Hi everyone!

Just wanted to let you all know about the latest exhibit sponsored by the Center for Railroad Photography and Art. It's a two-week exhibit opening in Madison, Wis., this Thursday, June 8th.

--Matt Van Hattem
TRAINS Magazine

The Center for Railroad Photography & Art’s exhibit, Faces of Railroading and the Making of Madison and Dane County, at the Wisconsin state capitol in Madison runs June 8-22. The opening from noon to 1 p.m. June 8 includes a program and exhibit in the rotunda (first floor) and reception in the senate parlor (second floor). The reception is courtesy of Trains magazine, Waukesha, and Kitchen Hearth Catering, Madison.

The center (www.railphoto-art.org) exhibit features 37 photographs, including views by Henry Koshollek, John Gruber, Richard Gruber, Robert Eineke, and Paul Swanson, plus images from the Wisconsin Historical Society.

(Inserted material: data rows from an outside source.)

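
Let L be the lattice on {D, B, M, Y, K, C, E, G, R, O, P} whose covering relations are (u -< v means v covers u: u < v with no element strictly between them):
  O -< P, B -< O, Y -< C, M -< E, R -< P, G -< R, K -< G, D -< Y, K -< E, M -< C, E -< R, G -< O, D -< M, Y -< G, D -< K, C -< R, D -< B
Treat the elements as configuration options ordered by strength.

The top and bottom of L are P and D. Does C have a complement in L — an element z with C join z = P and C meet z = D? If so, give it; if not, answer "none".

B

Need z with C ∨ z = P and C ∧ z = D.
Checking each element gives: B.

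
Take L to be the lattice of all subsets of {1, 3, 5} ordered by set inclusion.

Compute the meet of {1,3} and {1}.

{1}

Under ⊆, meet is intersection: {1,3} ∩ {1} = {1}.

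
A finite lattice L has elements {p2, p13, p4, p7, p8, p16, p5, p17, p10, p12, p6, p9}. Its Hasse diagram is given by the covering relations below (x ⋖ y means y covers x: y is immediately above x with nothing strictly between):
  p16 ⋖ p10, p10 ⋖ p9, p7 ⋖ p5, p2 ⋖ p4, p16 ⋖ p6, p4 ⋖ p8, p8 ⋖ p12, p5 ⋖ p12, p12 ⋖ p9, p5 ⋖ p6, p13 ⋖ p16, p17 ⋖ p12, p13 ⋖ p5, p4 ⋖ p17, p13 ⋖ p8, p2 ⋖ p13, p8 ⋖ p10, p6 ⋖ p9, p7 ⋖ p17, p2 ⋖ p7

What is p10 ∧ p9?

Common lower bounds of {p10, p9}: p10, p13, p16, p2, p4, p8.
The greatest among these is p10.

p10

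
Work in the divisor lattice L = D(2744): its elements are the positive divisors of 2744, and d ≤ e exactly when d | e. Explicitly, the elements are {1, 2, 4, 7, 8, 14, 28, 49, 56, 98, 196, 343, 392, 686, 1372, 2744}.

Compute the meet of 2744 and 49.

In the divisibility order, the meet is the greatest common divisor: gcd(2744, 49) = 49.

49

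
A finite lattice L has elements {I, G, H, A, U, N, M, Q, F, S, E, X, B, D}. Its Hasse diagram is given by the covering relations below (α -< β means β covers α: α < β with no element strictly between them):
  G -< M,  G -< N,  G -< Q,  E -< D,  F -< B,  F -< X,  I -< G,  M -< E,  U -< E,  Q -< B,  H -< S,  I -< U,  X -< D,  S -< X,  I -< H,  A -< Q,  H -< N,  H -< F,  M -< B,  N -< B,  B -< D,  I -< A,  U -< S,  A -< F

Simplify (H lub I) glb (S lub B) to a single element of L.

H ∨ I = H
S ∨ B = D
H ∧ D = H

H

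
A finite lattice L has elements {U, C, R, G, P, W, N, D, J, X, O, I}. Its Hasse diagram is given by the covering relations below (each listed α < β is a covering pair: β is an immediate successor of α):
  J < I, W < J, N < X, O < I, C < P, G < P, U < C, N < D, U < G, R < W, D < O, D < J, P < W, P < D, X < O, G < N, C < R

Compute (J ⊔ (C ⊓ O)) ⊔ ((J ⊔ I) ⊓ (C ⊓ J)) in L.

C ∧ O = C
J ∨ C = J
J ∨ I = I
C ∧ J = C
I ∧ C = C
J ∨ C = J

J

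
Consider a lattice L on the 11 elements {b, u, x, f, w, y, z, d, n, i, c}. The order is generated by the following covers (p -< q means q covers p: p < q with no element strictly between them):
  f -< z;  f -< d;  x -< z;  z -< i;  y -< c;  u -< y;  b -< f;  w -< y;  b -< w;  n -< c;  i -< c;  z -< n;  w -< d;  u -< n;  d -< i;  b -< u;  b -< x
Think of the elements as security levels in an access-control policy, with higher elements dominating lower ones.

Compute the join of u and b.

u

Common upper bounds of {u, b}: c, n, u, y.
The least among these is u.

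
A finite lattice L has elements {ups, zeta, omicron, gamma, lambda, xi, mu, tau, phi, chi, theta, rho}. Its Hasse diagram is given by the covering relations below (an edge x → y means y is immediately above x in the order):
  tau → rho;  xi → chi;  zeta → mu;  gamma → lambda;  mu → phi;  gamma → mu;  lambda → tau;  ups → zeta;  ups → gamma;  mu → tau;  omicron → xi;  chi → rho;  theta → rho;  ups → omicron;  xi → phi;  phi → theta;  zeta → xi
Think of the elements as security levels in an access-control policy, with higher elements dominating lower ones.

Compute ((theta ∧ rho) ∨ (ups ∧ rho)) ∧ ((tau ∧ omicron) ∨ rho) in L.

theta

theta ∧ rho = theta
ups ∧ rho = ups
theta ∨ ups = theta
tau ∧ omicron = ups
ups ∨ rho = rho
theta ∧ rho = theta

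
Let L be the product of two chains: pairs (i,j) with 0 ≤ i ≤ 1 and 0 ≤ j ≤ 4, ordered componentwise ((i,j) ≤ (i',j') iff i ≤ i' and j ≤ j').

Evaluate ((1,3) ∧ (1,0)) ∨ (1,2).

(1,3) ∧ (1,0) = (1,0)
(1,0) ∨ (1,2) = (1,2)

(1,2)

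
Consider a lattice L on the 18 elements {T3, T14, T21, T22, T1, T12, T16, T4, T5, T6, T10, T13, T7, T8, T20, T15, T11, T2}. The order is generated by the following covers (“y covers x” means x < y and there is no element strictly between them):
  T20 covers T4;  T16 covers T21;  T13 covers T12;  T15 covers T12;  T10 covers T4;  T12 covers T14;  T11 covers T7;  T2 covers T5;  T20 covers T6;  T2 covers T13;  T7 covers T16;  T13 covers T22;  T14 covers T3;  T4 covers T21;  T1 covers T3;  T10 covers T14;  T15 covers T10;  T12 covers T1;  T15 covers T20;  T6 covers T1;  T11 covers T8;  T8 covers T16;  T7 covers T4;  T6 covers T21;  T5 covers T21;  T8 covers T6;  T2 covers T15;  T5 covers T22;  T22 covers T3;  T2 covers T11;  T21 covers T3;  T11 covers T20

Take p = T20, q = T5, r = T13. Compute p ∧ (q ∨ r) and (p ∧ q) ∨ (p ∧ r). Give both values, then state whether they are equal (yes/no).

T20; T6; no

q ∨ r = T2, so p ∧ (q ∨ r) = T20 ∧ T2 = T20.
p ∧ q = T21 and p ∧ r = T1, so (p ∧ q) ∨ (p ∧ r) = T21 ∨ T1 = T6.
Equal: no.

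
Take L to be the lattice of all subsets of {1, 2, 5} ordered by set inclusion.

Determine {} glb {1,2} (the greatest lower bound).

Under ⊆, meet is intersection: {} ∩ {1,2} = {}.

{}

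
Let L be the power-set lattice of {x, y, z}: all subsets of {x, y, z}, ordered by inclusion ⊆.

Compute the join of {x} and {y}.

Under ⊆, join is union: {x} ∪ {y} = {x,y}.

{x,y}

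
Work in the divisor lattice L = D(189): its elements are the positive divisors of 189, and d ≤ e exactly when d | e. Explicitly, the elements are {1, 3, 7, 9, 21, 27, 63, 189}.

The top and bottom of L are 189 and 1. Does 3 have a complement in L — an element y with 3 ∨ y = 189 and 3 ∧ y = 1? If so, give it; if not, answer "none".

none

For every candidate y, either 3 ∨ y ≠ 189 or 3 ∧ y ≠ 1; no complement exists.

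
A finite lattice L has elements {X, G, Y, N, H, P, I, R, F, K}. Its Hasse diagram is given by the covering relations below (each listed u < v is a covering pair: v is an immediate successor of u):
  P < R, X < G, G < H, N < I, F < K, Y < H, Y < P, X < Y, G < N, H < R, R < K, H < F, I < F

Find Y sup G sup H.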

“Railroads truly built Madison, and they continue to foster its never-ending growth,” said Jack Holzhueter, a retired researcher and editor for the Wisconsin Historical Society. He will talk about the impact of their passenger and freight service on the city. “The arrival of the railroad to Madison in 1854 gave what was then a village the growth spurt that elevated it to city status in 1856,” he said. “Today, when Madisonians flip electrical switches they benefit from the coal still hauled here by rail.”

A second short talk by John Gruber, president of the center, will be about railroad workers—their jobs and their neighborhoods. He will tell about the compelling images, past and present, of workers whose efforts made railroad operations possible.

A grant from the Evjue Foundation, the charitable arm of The Capital Times, Madison’s afternoon newspaper, provides partial support for the exhibit and heritage project, bringing attention to railroad heritage, an otherwise overlooked aspect of Madison’s history, during its sesquicentennial.

Faces of Railroading is part of “Representations of Railroad Work, Past and Present,” a national program. The center, with support by the North American Railway Foundation, has created exhibits across the country, including Grand Central Terminal in New York City, that tell the public about the past and present importance of railroads in their own communities.

The center, a nonprofit arts organization founded in 1997, does not maintain its own museum. Instead it collaborates with other institutions to present these exhibits and conferences. It maintains an office in Madison and an archive at Lake Forest College in Illinois.